On Aug 1, 2008, at 9:08 AM, Ivan Trajkovic wrote:
on a side note, it would be cool if the interface definition for the
processes was abstracted into its own layer, so that other IDL's (besides WSDL) could be used (WADL, Google protocol buffers - although Im still not
that familiar with GPB's as they might be only a simple data message
definitonl language[perhaps can be hacked into definiting method signatures
as well])... either way, it would seem powerful if ODE was capable to
accomodate other IDL's, its use would increase drastically... I understand
this probably a non-trivial amount of work.

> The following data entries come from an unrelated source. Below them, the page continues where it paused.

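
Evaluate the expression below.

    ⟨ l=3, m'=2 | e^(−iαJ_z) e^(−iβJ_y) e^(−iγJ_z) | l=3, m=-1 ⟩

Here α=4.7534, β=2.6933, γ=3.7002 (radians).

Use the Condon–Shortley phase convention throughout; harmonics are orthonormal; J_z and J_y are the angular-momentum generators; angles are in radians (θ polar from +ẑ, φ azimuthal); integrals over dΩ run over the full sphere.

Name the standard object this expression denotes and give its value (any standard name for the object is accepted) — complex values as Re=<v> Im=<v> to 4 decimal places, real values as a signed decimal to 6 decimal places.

This is a Wigner D-matrix element — the rotation-matrix element ⟨l m'| R(α,β,γ) |l m⟩ in the angular-momentum basis.
D^3_{2,-1}(4.7534,2.6933,3.7002) = e^{-i·2·4.7534}·d^3_{2,-1}(2.6933)·e^{-i·-1·3.7002}. Compute d first:
Half-angle: c=0.222274, s=0.974984. N=√(120·1·2·24)=75.894664
The bounds max(0,m−m')=0 and min(l+m,l−m')=1 give 2 terms
  k=0: (−1)^3·75.8947/(12)·0.2223^3·0.9750^3 = -0.064371
  k=1: (−1)^4·75.8947/(24)·0.2223^1·0.9750^5 = +0.619265
d^3_{2,-1}(2.6933) = -0.064371 +0.619265 = +0.554895
Attach z-rotation phases: D = e^{-i(2)(4.7534)}·(+0.554895)·e^{-i(-1)(3.7002)} = +0.493061+0.254557i

Wigner D-matrix element, Re=0.4931 Im=0.2546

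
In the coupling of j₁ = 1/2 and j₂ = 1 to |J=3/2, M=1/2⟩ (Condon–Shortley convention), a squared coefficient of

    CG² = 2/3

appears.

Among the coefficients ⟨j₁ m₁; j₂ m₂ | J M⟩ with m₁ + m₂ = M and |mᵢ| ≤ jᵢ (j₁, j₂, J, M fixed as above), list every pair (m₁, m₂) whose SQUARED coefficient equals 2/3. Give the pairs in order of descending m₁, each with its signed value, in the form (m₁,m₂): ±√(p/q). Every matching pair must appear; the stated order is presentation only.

(1/2,0): +√(2/3)

Admissible pairs with m₁+m₂ = M = 1/2: (-1/2,1), (1/2,0)
  (m₁,m₂)=(1/2,0): CG² = 2/3, CG = +√(2/3)   ← matches the target
  (m₁,m₂)=(-1/2,1): CG² = 1/3, CG = +√(1/3)
Pairs with CG² = 2/3: (1/2,0): +√(2/3)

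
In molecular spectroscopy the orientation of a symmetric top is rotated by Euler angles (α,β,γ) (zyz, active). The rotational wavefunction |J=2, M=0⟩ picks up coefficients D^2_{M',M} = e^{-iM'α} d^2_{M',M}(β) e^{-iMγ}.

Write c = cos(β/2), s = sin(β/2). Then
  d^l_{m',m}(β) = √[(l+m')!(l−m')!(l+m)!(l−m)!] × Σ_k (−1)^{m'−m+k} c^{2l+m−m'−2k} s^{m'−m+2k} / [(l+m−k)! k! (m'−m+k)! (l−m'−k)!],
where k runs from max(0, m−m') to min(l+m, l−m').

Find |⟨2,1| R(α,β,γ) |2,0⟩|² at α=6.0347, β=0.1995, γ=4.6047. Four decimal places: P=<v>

Split into d^2_{1,0}(β=0.1995) × two z-phases.
With c≡cos(β/2)=0.995029 and s≡sin(β/2)=0.099585, N=[6·1·2·2]^{1/2}=4.898979
Admissible k: 0..1 (factorial args all ≥0)
  k=0: (−1)^1·4.8990/(2)·0.9950^3·0.0996^1 = -0.240312
  k=1: (−1)^2·4.8990/(2)·0.9950^1·0.0996^3 = +0.002407
d^2_{1,0}(0.1995) = -0.240312 +0.002407 = -0.237905
|D^2_{1,0}|² = |d^2_{1,0}(β)|² = (-0.237905)² = 0.056599 (the z-rotation phases have unit modulus)

P=0.0566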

Other IDLs is a big deal, depending on how you look at it, since the combination of XML, WSDL, and XPath (1.0 or 2.0) is deeply ingrained in the BPEL language. (File that under "it seemed like a good idea at the time"...) It's certainly conceivable that people would be interested in using something like Java for the IDL with POJOs, no IDL with JSON/Javascript, etc. The good thing about the WSDL/XML/XPath stack is that it's friendly with the philosophies of the engine and the design of BPEL, and it's purely a question of effort and inclination for someone to have a version of ODE that would support their chosen combination of IDL, expression language, and message format so long as the overall flavor of the implementation didn't change too much.

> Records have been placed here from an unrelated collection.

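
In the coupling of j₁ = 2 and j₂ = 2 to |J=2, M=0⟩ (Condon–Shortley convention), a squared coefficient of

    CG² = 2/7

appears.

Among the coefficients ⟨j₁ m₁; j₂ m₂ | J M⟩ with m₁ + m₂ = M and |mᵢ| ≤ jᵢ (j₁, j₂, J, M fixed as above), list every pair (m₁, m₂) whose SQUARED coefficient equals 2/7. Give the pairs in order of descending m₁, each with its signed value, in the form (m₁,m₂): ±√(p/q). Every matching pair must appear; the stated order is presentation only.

Admissible pairs with m₁+m₂ = M = 0: (-2,2), (-1,1), (0,0), (1,-1), (2,-2)
  (m₁,m₂)=(2,-2): CG² = 2/7, CG = +√(2/7)   ← matches the target
  (m₁,m₂)=(1,-1): CG² = 1/14, CG = +√(1/14)
  (m₁,m₂)=(0,0): CG² = 2/7, CG = −√(2/7)   ← matches the target
  (m₁,m₂)=(-1,1): CG² = 1/14, CG = +√(1/14)
  (m₁,m₂)=(-2,2): CG² = 2/7, CG = +√(2/7)   ← matches the target
Pairs with CG² = 2/7: (2,-2): +√(2/7); (0,0): −√(2/7); (-2,2): +√(2/7)

(2,-2): +√(2/7); (0,0): −√(2/7); (-2,2): +√(2/7)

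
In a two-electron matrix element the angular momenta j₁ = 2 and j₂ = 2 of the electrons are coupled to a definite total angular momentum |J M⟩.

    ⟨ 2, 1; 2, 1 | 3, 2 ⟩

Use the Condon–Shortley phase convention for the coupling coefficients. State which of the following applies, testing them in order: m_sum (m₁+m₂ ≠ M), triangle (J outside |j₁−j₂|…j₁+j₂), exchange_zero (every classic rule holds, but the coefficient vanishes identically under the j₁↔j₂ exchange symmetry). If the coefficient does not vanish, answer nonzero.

m-sum: m₁+m₂ = 1+1 = 2, M = 2  ✓
triangle: |j₁−j₂| = 0 ≤ J = 3 ≤ j₁+j₂ = 4  ✓
exchange: j₁=j₂ and m₁=m₂, and (−1)^(j₁+j₂−J) = (−1)^1 = −1 forces ⟨j₁m₁;j₂m₂|JM⟩ = −⟨j₂m₂;j₁m₁|JM⟩ = −⟨j₁m₁;j₂m₂|JM⟩ ⇒ the coefficient vanishes identically
Racah sum check: Σ_k collapses to 0 ⇒ CG = 0

exchange_zero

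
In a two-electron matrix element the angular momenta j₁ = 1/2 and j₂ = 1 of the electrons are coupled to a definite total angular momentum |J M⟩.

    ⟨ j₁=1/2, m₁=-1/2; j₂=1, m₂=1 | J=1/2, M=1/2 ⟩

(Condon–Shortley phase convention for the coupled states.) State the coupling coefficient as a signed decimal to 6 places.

triangle: 1!*0!*1!/3! = 1/6
(j±m)!: 0!*1!*2!*0!*1!*0! = 2
prefactor² = (2J+1)*Δ*N² = 2/3
  k=1: −1/(1!*0!*0!*1!*0!*0!) = -1
Σ = -1  ⇒  CG² = 2/3*(-1)² = 2/3
CG = −√(2/3) = -0.816497

−√(2/3) ≈ -0.816497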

Now, that said, some of this is purely a matter of the level of indirection in your thinking, and this is why the integration layer (IL) that Matthieu pointed you at is probably the right place to start. For the engine to use XML internally along with all of the usual trappings (WSDL, XSLT, XPath, etc.), you could feed it about anything — JSON, EDI of various flavors, a binary wire format, etc. — which would be dealt with as XML within the confines of the engine and converted to and from XML by the IL.

Given that you seen to have a taste for the wind in your hair and bugs in your teeth (a good thing!), you should also take a look at the JaCOb actor layer that underlies the ODE BPEL implementation.